# A real polynomial P(x) is the product of real linear and real quadratic factors. Can you that if a real quadratic factor has one zero, a+bi, then the other zero must be the complex conjugate, a-bi?

## Hint: Let the quadratic be $\alpha {x}^{2} + \beta x + \gamma$ and use the properties of complex conjugates

Feb 23, 2017

See below.

#### Explanation:

$P \left(a + i b\right) = \text{Re"(P(a+ib))+i "Im} \left(P \left(a + i b\right)\right)$

where $\text{Re} \left(\cdot\right)$is the real component of $P \left(a + i b\right)$ and
$\text{Im} \left(\cdot\right)$ is the real part of the imaginary component.
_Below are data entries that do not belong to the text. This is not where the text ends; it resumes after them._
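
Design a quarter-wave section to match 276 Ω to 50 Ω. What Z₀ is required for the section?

Z_qwt ≈ 117 Ω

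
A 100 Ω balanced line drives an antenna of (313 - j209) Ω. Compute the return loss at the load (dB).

Γ = (213 − j209)/(413 − j209), |Γ| = 0.645
RL = −20·log₁₀|Γ| = −20·log₁₀(0.645)

RL ≈ 3.81 dB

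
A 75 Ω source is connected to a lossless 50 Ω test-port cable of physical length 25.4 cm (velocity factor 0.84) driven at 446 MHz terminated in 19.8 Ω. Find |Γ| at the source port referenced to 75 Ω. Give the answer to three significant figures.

|Γ| ≈ 0.565

λ = v/f = 0.84·c / 446 MHz = 0.565 m
βl = 2π·l/λ = 2π × 0.45 = 162°
tan(βl) = -0.328
Z_in = Z_0·(Z_L + jZ_0·tanβl)/(Z_0 + jZ_L·tanβl) = 21.6 − j13.6 Ω
Γ_s = (Z_in − Z_s)/(Z_in + Z_s) = (-53.4 − j13.6)/(96.6 − j13.6), |Γ_s| = 0.565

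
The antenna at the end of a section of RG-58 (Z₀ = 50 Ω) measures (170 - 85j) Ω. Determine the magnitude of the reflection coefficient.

Γ = (Z_L − Z_0)/(Z_L + Z_0) = (120 − j85)/(220 − j85)
|Γ| = 147/236

|Γ| ≈ 0.624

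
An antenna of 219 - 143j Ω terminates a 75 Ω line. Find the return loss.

Γ = (144 − j143)/(294 − j143), |Γ| = 0.621
RL = −20·log₁₀|Γ| = −20·log₁₀(0.621)

RL ≈ 4.14 dB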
Now

$P \left(a + i b\right) = 0 \to \text{Re} \left(P \left(a + i b\right)\right) = 0$ and $\text{Im} \left(P \left(a + i b\right)\right) = 0$

but

$\text{Re} \left(z\right) = \frac{z + \overline{z}}{2}$ where $\overline{z}$ is the conjugate of $z$ and
$\text{Im} \left(z\right) = \frac{z - \overline{z}}{2 i}$ so now if $P$ has real coefficients, $P \left(x\right) = \overline{P} \left(x\right)$ and $\overline{P \left(x\right)} = P \left(\overline{x}\right)$ and also

$\text{Re} \left(P \left(a + i b\right)\right) = \frac{P \left(a + i b\right) + P \left(a - i b\right)}{2}$

and

$\text{Im} \left(P \left(a + i b\right)\right) = \frac{P \left(a + i b\right) - P \left(a - i b\right)}{2 i}$

So if $P \left(a + i b\right) = 0$ then

$\left\{\begin{matrix}P \left(a + i b\right) + P \left(a - i b\right) = 0 \\ P \left(a + i b\right) - P \left(a - i b\right) = 0\end{matrix}\right.$

concluding $P \left(a - i b\right) = 0$

Another version.

If $P \left(a + i b\right) = 0$ then $P \left(x\right) = {Q}_{1} \left(x\right) \left(x - \left(a + i b\right)\right)$ but $P \left(x\right)$ is a real polynomial. That means all its coefficients real. So $P \left(x\right)$ must have another root ${x}_{0}$ such that $\left(x - {x}_{0}\right) \left(x - \left(a + i b\right)\right) = {x}^{2} + \alpha x + \beta$ with $\alpha , \beta$ real. Or

${x}^{2} - \left({x}_{0} + a + i b\right) x + {x}_{0} \left(a + i b\right) = {x}^{2} + \alpha x + \beta$

or

$\left\{\begin{matrix}- \left({x}_{0} + a + i b\right) = \alpha \\ {x}_{0} \left(a + i b\right) = \beta\end{matrix}\right.$

The feasible solution is

${x}_{0} = a - i b$

because

$- \left(a - i b + a + i b\right) = - 2 a = \alpha$ and also

$\left(a - i b\right) \left(a + i b\right) = {a}^{2} + {b}^{2} = \beta$

with both $\alpha , \beta$ real.

So if $P \left(x\right)$ is a real polynomial and $P \left(a + i b\right) = 0$ then necessarily $P \left(a - i b\right) = 0$ and $P \left(x\right) = {Q}_{2} \left(x\right) \left({x}^{2} + \alpha x + \beta\right)$ with $\alpha = - 2 a$ and $\beta = {a}^{2} + {b}^{2}$

Feb 24, 2017

#### Explanation:

If one of the real quadratic factors is:

$\alpha {x}^{2} + \beta x + \gamma$

then using the quadratic formula, it has zeros:

$\frac{- \beta \pm \sqrt{{\beta}^{2} - 4 \alpha \gamma}}{2 \alpha}$

If ${\beta}^{2} - 4 \alpha \gamma \ge 0$ then the square root is real and the zeros are real, resulting in real linear factors.

Otherwise, ${\beta}^{2} - 4 \alpha \gamma < 0$ so:

$\sqrt{{\beta}^{2} - 4 \alpha \gamma} = \left(\sqrt{4 \alpha \gamma - {\beta}^{2}}\right) i$

resulting in a complex conjugate pair of non-real zeros.